My graphics card is a Geforce Go 8400 384MB. I'm using an Asus F3SC.
Let's recap... have you installed yet? Or are you trying to run the desktop CD?
You should be able to install with the alternate CD, it is text only. The desktop CD in safe-graphics made is probably fine too. Your card is not supported in the nv driver... feisty comes with the nvidia driver for your kernel, but it may not be new enough.
You can install a newer driver from repos from CLI if required.
I have installed Ubuntu, alternate CD. When X tries to load, the error message comes up. Afterwards, that sort of console shows, asking for a login(I don't even have one, neither have I set the root pwd... ).
As for feisty, I can't run it as well :\
This known, how could I actually install the nv drivers from scratch?
The nv driver is included in the kernel. It won't do you any good. You need the proprietary driver called "nvidia". This comes on the feisty CD, but can also be installed using aptitude. You can also hunt through the CD for the restricted drivers... it will be a deb file which will install with dpkg.
However, this is all better if you use the GUI. For this, when you can, look through /etc/X11/xorg.conf (edit this file with nano). Replace Driver "nv" with Driver "vesa" save, exit, and enter "startx".
However, as part of the install process you should have created a user, with a user password. That is your login. Alternatively, try rescue mode from the grub menu.
(1) I can't(or don't know how to) look into the CD. I tried /dev, /cdrom, /mnt, everything... nothing would come...

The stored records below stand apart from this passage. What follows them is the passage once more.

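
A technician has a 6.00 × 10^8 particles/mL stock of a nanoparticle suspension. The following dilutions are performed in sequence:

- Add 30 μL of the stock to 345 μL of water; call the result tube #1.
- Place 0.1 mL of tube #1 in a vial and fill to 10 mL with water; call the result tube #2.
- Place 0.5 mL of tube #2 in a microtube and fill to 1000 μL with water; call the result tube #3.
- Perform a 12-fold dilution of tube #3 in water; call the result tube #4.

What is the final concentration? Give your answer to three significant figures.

Step 1: 30 μL + 345 μL = 375 μL total → factor 375/30 = 12.5
Step 2: 0.1 mL brought to 10 mL → factor 10/0.1 = 100
Step 3: 0.5 mL brought to 1000 μL → factor 1/0.5 = 2
Step 4: 12-fold → factor 12
Overall dilution factor = 12.5 × 100 × 2 × 12 = 30000
Final = 6.00 × 10^8 particles/mL / 30000 = 2.00 × 10^4 particles/mL

2.00 × 10^4 particles/mL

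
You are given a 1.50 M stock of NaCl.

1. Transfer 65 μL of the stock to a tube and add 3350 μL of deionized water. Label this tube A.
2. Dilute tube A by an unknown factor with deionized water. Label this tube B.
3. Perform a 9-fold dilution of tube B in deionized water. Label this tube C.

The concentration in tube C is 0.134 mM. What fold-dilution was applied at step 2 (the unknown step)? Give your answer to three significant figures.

Step 1: 65 μL + 3350 μL = 3415 μL total → factor 3415/65 = 52.538
Step 2: unknown factor x
Step 3: 9-fold → factor 9
Product of known-step factors = 472.85
Overall factor = 1.50 M / (0.134 mM) = 11194
x = 11194 / 472.85 = 23.7

23.7-fold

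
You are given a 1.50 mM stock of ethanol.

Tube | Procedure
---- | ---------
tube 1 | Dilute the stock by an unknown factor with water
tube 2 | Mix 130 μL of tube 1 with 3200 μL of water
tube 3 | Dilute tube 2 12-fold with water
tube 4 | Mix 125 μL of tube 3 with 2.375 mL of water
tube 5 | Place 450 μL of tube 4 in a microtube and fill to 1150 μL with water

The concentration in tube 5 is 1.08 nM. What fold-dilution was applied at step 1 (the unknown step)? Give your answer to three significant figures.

Step 1: unknown factor x
Step 2: 130 μL + 3200 μL = 3330 μL total → factor 3330/130 = 25.615
Step 3: 12-fold → factor 12
Step 4: 125 μL + 2.375 mL = 2500 μL total → factor 2500/125 = 20
Step 5: 450 μL brought to 1150 μL → factor 1150/450 = 2.5556
Product of known-step factors = 15711
Overall factor = 1.50 mM / (1.08 nM) = 1.3889 × 10^6
x = 1.3889 × 10^6 / 15711 = 88.4

88.4-fold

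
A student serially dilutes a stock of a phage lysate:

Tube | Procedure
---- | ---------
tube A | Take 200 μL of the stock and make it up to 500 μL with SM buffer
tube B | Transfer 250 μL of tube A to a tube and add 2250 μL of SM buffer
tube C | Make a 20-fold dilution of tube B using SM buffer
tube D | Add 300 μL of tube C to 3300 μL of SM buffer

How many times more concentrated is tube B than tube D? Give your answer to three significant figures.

240

Step 1: 200 μL brought to 500 μL → factor 500/200 = 2.5
Step 2: 250 μL + 2250 μL = 2500 μL total → factor 2500/250 = 10
Step 3: 20-fold → factor 20
Step 4: 300 μL + 3300 μL = 3600 μL total → factor 3600/300 = 12
Dilution factor to tube B = 25; to tube D = 6000
[tube B]/[tube D] = (factor to tube D)/(factor to tube B) = 6000/25 = 240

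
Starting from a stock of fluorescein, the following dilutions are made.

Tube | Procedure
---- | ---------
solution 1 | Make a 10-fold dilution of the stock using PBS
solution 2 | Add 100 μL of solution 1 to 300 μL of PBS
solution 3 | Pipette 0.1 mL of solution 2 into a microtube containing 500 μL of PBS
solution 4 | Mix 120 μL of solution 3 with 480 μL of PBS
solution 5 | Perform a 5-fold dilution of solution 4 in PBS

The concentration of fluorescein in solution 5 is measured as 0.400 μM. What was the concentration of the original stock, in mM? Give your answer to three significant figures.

Step 1: 10-fold → factor 10
Step 2: 100 μL + 300 μL = 400 μL total → factor 400/100 = 4
Step 3: 0.1 mL + 500 μL = 0.6 mL total → factor 0.6/0.1 = 6
Step 4: 120 μL + 480 μL = 600 μL total → factor 600/120 = 5
Step 5: 5-fold → factor 5
Overall dilution factor = 10 × 4 × 6 × 5 × 5 = 6000
Stock = 0.400 μM × 6000 = 2400 μM = 2.40 mM

2.40 mM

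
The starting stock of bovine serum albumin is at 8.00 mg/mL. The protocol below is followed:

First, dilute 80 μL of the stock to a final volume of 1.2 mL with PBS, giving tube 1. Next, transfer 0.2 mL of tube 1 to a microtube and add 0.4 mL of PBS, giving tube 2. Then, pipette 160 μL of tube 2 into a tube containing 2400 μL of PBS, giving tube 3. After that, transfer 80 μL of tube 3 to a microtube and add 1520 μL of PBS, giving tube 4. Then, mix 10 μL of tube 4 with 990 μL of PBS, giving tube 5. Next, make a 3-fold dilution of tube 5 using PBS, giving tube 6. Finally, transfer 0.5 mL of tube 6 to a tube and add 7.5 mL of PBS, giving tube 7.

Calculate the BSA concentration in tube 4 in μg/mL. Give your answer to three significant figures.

0.556 μg/mL

Step 1: 80 μL brought to 1.2 mL → factor 1200/80 = 15
Step 2: 0.2 mL + 0.4 mL = 0.6 mL total → factor 0.6/0.2 = 3
Step 3: 160 μL + 2400 μL = 2560 μL total → factor 2560/160 = 16
Step 4: 80 μL + 1520 μL = 1600 μL total → factor 1600/80 = 20
Dilution factor through tube 4 = 15 × 3 × 16 × 20 = 14400
[tube 4] = 8.00 mg/mL / 14400 = 0.0005556 mg/mL = 0.556 μg/mL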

(2) In the GUI (yea, i managed to go in there ), i don't have access to admin stuff, the system tells me... so I can't have new users ... and yea, i've tried "useradd myUsername", but it won't login, system tells: "wrong user/pass"...
(3) Thought about getting onto the net (got my LAN cable plugged so he would be DHCP linked to my house network), is this possible in recovery mode?
(1) I can't(or don't know how to) look into the CD. I tried /dev, /cdrom, /mnt, everything... nothing would come...[quote]Media is mounted in /media ... look for /media/cdrom0
Quote:
(2) In the GUI (yea, i managed to go in there ), i don't have access to admin stuff, the system tells me... so I can't have new users ... and yea, i've tried "useradd myUsername", but it won't login, system tells: "wrong user/pass"...
How did you got a gui? So you are in recovery - single user mode?
How is it telling you you don't have admin access? Have you tried sudo su - ?
But if you have gui, how about using the regular (non rescue) boot option from the grub menu?
Quote:
(3) Thought about getting onto the net (got my LAN cable plugged so he would be DHCP linked to my house network), is this possible in recovery mode?
It would be interesting to try... net access is one of the things you configure at install... try system > config > network dialog.
(2) i used "startx" and gnome came, that's the GUI I was talking about The normal boot mode requires user/password, which i can't manage to configure correctly :S I think it's about the password encryption... but i think it should be easy enough, right? By the way, even though i started X, the system says i don't have enough privileges to access admin panel stuff ...
(1) /media/cdrom0 contains nothing here. ls result: ""
ls result from /media:
cdrom cdrom0 sda1 sda2
/media/sdax entries are odd... these usually only appear in the live mode. You did install right? Anyway, and just for my curiosity, show show the exact output of "pwd" in a terminal.
You said that the vesa driver works... how did you get X to use the vesa driver?
Last edited by Simon Bridge; 07-03-2007 at 06:35 AM.
(1) VESA: like u said, i editted /etc/X11/xorg.conf and changed "nv" to "vesa". so, vesa works xD but i want the graphics board to work, though. I could use the glx and widescreen xD
(2) sdax entries are my SATA partitions for windows vista
(3) If i run linux with the CD already in, it should be mounted, right?